Every athlete that plays at a professional level does so because of focus. The list of players who squandered potential because of a loss of focus, a lack of discipline, or a limited desire to put in the work grows longer every year.
It still pales in comparison to the number of athletes that put in the work for years — even decades in some cases - and only manage to make it to the highest level for a few moments.
I know this: if we combined the number of hits that any reader of this article would accumulate if given the same number of plate appearances in the MLB as Michael Martinez, it would still be less than 111, his current career total. And before you pull out the jokes, no, we would not have a higher batting average or fielding percentage.
I bring this up because I think it puts the following into better context.
A bit of news today...— Tribeinsider (@tribeinsider) January 31, 2018
INF Michael Martinez underwent surgery @ClevelandClinic to repair a ruptured left Achilles tendon. Will require a 6-month rehab. Michael, 35, suffered the injury last week in the Dominican Republic performing agility exercises in advance of spring.
This is a guy who, at age 35, despite never being a major league regular, still finds the passion to work in the off-season to improve and make a major league roster. It’s unfortunate that the injury occurred during this preparation; it’s upsetting that it is this severe. According to a 2015 Sports Illustrated article, it is probable that this is the end of Martinez’s career.
Once the tendon ruptures, it is usually never back to 100% again. Even in professional sports, 36% of NFL or NBA players sustaining an Achilles tendon rupture never return to pro sports, and those who do usually take about a year before they are playing competitively. Additionally, players who do return typically have a decrease in their power of about 50% and only play for an average of 3-4 more seasons. These injuries also seem to be on the rise, with more than 16 NFL players rupturing their Achilles tendons in the 2014 season.

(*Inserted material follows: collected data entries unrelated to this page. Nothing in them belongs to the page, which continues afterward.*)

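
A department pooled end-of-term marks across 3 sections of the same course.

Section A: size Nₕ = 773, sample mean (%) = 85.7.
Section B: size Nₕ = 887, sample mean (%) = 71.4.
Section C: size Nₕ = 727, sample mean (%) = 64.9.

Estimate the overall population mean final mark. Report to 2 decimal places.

N = 2387; weights Wₕ = Nₕ/N = (0.3238, 0.3716, 0.3046).
x̄_st = Σ Wₕ·x̄ₕ = 0.3238·85.7 + 0.3716·71.4 + 0.3046·64.9 ≈ 74.0512...
→ 74.05.

74.05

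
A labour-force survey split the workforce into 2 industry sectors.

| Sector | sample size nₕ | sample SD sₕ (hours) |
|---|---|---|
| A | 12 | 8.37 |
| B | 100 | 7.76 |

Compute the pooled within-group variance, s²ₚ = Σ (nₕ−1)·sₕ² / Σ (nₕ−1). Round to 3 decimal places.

61.202

A: (12−1)·8.37² = 11·70.0569 = 770.6259
B: (100−1)·7.76² = 99·60.2176 = 5961.5424
Numerator = 6732.1683; denominator = Σ(nₕ−1) = 110.
s²ₚ = 6732.1683/110 = 61.20153 → 61.202.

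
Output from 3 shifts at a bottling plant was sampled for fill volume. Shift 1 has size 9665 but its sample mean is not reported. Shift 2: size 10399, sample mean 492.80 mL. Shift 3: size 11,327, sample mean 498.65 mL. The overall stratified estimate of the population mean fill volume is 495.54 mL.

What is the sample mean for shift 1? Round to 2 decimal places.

494.84

Σ Nₕx̄ₕ = N·μ, so 9665·x̄_1 = 31391·495.54 − (10399·492.80 + 11327·498.65).
= 15555496.14 − 10772835.75 = 4782660.39.
x̄_1 = 4782660.39 / 9665 = 494.8433... → 494.84.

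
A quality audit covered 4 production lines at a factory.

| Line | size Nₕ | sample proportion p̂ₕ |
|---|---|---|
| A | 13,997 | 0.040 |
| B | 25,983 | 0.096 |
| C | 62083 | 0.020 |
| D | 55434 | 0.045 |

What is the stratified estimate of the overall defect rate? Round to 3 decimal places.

Wₕ = Nₕ/N with N = 157497: 0.0889, 0.1650, 0.3942, 0.3520.
p̂_st = 0.0889·0.040 + 0.1650·0.096 + 0.3942·0.020 + 0.3520·0.045 ≈ 0.04311... → 0.043.

0.043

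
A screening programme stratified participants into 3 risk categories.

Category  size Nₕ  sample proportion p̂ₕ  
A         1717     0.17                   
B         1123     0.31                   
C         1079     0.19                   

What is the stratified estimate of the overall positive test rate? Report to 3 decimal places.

0.216

N = 1717 + 1123 + 1079 = 3919.
Overall proportion = Σ (Nₕ/N)·p̂ₕ.
Σ Nₕp̂ₕ = 291.89 + 348.13 + 205.01 = 845.03.
845.03 / 3919 = 0.21562... → 0.216.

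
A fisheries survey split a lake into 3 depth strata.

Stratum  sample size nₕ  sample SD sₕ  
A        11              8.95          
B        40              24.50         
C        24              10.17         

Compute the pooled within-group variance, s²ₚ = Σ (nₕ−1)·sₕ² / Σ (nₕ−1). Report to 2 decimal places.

369.30

A: (11−1)·8.95² = 10·80.1025 = 801.025
B: (40−1)·24.50² = 39·600.25 = 23409.75
C: (24−1)·10.17² = 23·103.4289 = 2378.8647
Numerator = 26589.6397; denominator = Σ(nₕ−1) = 72.
s²ₚ = 26589.6397/72 = 369.3006... → 369.30.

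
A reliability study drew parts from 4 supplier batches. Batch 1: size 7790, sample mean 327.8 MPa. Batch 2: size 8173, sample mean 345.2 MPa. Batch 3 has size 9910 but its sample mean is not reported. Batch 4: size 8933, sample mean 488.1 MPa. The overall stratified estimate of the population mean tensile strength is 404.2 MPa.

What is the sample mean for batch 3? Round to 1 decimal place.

N = 7790 + 8173 + 9910 + 8933 = 34806.
Overall total = μ·N = 404.2·34806 = 14068585.2.
Subtract the known strata: 7790·327.8 + 8173·345.2 + 8933·488.1 = 9735078.9.
Remaining total for batch 3: 14068585.2 − 9735078.9 = 4333506.3.
Divide by its size: 4333506.3 / 9910 = 437.286... → 437.3.

437.3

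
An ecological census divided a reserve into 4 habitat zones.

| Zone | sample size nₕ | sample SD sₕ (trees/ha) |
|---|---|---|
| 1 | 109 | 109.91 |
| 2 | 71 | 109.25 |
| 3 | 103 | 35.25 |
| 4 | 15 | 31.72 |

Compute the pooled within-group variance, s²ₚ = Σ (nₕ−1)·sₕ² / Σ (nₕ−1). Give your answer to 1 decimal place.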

There are notable exceptions to this dire prognosis. While Martinez is indeed a professional athlete, however, I think we’ll all agree he may not be as advanced as Kobe Bryant, and his reliance on speed and agility is greater than Ryan Howard or Jason Grilli. Grilli also recovered from Tommy John surgery and a torn quadriceps in his career, so we can’t rule out that he’s actually named James Howlett.
Do I think it’s likely that Michael Martinez would have made an positive impact on a team this season? No, but I still feel terrible for him, and can’t imagine how he feels knowing that he might be staring down the end of his career after a lifetime of work. I hope he stays determined and is able to make it back at least one more time.